Composable Environments

Interesting seminar from Ian Dolphin of the Sakai Foundation on virtual research environments.

He's promised to make the slides available so I won't provide a blow by blow account that the nub of the problem is that the environments have got to consider reusability and remixability, so that tools can be added and reused easily by individual groups of researchers.

Definitely resonances there with the work I'm involved in on data reuse with ANDS and collections interoperability (which is really dataset reuse) with Project Bamboo.

And the reason is that if people are going to engage in cross institutional and cross disciplinary research they need access to data sets sitting in archives and share datasets generated.

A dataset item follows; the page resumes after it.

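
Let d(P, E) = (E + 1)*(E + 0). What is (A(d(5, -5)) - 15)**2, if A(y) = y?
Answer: 25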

To take a simple example: if one wished to do an analysis of early 19th century squatter settlements, such as the informal one at Ororral Valley, one might want to tie the names of these settlements to a thesaurus of aboriginal place names and a GIS system and show that settlements tended to be on grassy paddocks that were also good kangaroo hunting grounds and therefore possibly providing reason for conflict.

So it's my view is that it is not about composable environment but being able to connect data sources easily to these environments to facilitate reuse not only of tools but data, which of course means standards for both tools and data.

And as we know that quite a bit of academic work has skipped the fence with collaborations taking place on Google Docs and wikidot, and with collections of material being hosted on flickr,
we need integration as well with external tools to harvest and ingest external content.

The advantage about this is that this also provides a way of capturing scholarly output, so that people can not only co-operate on research but deposit the results electronically and make available both pre-prints and datasets for review, as well as generating researcher profiles for other purposes.